The snow lies heavy on the ground. Six million workers throughout the U.K. were unable to go to work today. All transportation in London was halted; six thousand schools throughout the country were closed; Heathrow did not operate, and emergency services were inundated. In Wales, six hundred schools did not open, and locally, families were out snowballing or making snowmen (a two and a half metre tall one stands in next door’s garden). In such weather it is pleasant in the evening to sit cosily with John Owen, around our coal fire.

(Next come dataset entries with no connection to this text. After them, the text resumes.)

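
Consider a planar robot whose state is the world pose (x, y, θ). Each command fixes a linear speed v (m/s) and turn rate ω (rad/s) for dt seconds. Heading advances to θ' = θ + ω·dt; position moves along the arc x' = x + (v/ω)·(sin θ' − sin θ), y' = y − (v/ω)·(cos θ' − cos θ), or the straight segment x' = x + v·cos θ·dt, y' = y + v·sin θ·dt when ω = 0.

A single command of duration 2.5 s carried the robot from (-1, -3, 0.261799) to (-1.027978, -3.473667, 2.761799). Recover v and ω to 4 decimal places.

v = -0.2500, ω = 1.0000

Δθ = 2.761799 − 0.261799 = 2.500000
ω = Δθ/dt = 2.500000/2.5 = 1.0000
R = −Δy/(cos θ' − cos θ) = -0.2500
v = R·ω = -0.2500·1.0000 = -0.2500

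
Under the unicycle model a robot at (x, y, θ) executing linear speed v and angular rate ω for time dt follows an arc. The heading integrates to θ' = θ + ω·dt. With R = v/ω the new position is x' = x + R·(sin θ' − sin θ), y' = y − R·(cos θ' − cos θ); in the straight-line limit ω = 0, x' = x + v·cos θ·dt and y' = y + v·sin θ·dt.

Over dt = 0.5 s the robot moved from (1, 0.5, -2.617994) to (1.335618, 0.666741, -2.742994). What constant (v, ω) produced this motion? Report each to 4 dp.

Δθ = -2.742994 − -2.617994 = -0.125000
ω = Δθ/dt = -0.125000/0.5 = -0.2500
R = Δx/(sin θ' − sin θ) = 3.0000
v = R·ω = 3.0000·-0.2500 = -0.7500

v = -0.7500, ω = -0.2500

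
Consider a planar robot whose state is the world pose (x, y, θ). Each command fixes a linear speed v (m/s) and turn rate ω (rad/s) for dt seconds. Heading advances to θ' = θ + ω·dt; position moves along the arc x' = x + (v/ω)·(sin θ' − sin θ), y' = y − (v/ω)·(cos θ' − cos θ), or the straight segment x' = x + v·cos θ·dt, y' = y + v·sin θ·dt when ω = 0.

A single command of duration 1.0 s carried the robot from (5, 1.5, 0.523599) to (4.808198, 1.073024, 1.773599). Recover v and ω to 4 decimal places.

v = -0.5000, ω = 1.2500

Δθ = 1.773599 − 0.523599 = 1.250000
ω = Δθ/dt = 1.250000/1.0 = 1.2500
R = −Δy/(cos θ' − cos θ) = -0.4000
v = R·ω = -0.4000·1.2500 = -0.5000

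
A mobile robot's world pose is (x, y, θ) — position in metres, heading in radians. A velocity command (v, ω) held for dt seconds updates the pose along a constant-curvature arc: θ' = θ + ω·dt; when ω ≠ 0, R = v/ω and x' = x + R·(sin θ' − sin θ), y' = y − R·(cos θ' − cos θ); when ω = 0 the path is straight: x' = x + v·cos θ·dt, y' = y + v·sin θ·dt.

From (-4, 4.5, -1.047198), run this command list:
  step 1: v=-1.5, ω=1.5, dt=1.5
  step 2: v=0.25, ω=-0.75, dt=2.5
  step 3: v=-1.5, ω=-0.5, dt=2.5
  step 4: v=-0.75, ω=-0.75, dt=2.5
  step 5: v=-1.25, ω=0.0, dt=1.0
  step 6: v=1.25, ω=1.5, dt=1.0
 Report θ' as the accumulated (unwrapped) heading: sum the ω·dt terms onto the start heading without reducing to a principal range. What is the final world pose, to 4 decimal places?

step 1: θ'=1.2028 (R=-1.0000) → pose (-5.7991, 4.3597, 1.2028)
step 2: θ'=-0.6722 (R=-0.3333) → pose (-5.2805, 4.5006, -0.6722)
step 3: θ'=-1.9222 (R=3.0000) → pose (-6.2290, 7.8807, -1.9222)
step 4: θ'=-3.7972 (R=1.0000) → pose (-4.6805, 8.3291, -3.7972)
step 5: θ'=-3.7972 (straight) → pose (-3.6897, 7.5671, -3.7972)
step 6: θ'=-2.2972 (R=0.8333) → pose (-4.8207, 7.4600, -2.2972)

(-4.8207, 7.4600, -2.2972)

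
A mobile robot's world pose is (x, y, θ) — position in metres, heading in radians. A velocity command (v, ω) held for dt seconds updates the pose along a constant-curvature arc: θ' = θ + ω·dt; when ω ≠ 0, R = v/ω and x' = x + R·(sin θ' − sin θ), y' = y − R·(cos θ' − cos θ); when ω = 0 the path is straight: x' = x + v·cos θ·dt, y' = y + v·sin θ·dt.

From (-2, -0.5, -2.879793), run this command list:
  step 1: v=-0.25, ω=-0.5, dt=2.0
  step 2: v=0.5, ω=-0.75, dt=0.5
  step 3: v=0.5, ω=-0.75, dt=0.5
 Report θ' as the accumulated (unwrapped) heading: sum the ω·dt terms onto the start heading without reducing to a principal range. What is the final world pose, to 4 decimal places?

step 1: θ'=-3.8798 (R=0.5000) → pose (-1.5341, -0.6131, -3.8798)
step 2: θ'=-4.2548 (R=-0.6667) → pose (-1.6836, -0.4145, -4.2548)
step 3: θ'=-4.6298 (R=-0.6667) → pose (-1.7499, -0.1750, -4.6298)

(-1.7499, -0.1750, -4.6298)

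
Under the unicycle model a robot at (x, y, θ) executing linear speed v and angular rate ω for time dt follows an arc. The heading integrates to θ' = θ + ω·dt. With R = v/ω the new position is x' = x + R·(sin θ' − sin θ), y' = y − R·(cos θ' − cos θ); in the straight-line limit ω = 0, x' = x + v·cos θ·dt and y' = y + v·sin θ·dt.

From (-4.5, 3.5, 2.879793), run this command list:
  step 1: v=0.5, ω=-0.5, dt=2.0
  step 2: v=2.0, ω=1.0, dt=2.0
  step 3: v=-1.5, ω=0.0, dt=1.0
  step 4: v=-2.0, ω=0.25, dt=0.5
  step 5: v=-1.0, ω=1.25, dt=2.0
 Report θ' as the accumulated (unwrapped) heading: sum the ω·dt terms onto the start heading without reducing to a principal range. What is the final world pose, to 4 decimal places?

step 1: θ'=1.8798 (R=-1.0000) → pose (-5.1938, 4.1618, 1.8798)
step 2: θ'=3.8798 (R=2.0000) → pose (-8.4450, 5.0330, 3.8798)
step 3: θ'=3.8798 (straight) → pose (-7.3355, 6.0424, 3.8798)
step 4: θ'=4.0048 (R=-8.0000) → pose (-6.6397, 6.7598, 4.0048)
step 5: θ'=6.5048 (R=-0.8000) → pose (-7.4235, 8.0602, 6.5048)

(-7.4235, 8.0602, 6.5048)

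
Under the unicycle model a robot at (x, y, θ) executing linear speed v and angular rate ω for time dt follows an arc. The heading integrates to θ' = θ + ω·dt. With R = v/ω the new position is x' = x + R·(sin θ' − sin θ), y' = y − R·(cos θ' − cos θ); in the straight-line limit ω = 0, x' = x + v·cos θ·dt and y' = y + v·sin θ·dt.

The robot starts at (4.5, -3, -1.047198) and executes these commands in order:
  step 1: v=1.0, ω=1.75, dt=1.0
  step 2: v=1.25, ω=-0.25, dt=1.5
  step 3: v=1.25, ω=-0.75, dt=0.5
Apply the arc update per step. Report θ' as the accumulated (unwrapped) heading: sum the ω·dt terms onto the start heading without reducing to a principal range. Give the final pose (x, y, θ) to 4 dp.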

A few nights ago, we had settled by the fire after the evening meal, when I heard a noise as if an aeroplane was overhead, but it continued. I quickly realised the chimney was on fire, so dashing for a bowl of water and rags, I then squeezed water over the red coals. This sent steam up the flue, and cut off the oxygen to the flames. It took 20 minutes, but eventually the danger was averted. If it had happened during the day, the neighbours would have seen the sparks and flames from the chimney-pot on the roof, and would have knocked the door and shouted, ‘Fire, fire!’
And that is what preachers do, warning of danger by crying ‘Fire, Fire!’ You may say, ‘Where, where?’ ‘In hell,’ is the answer! Friend, you may now be sitting at ease, but you are in terrible danger. Listen to the Gospel call, it is only Christ, the water of life can save you from the flames. And only Christ can pluck you as a brand from the burning.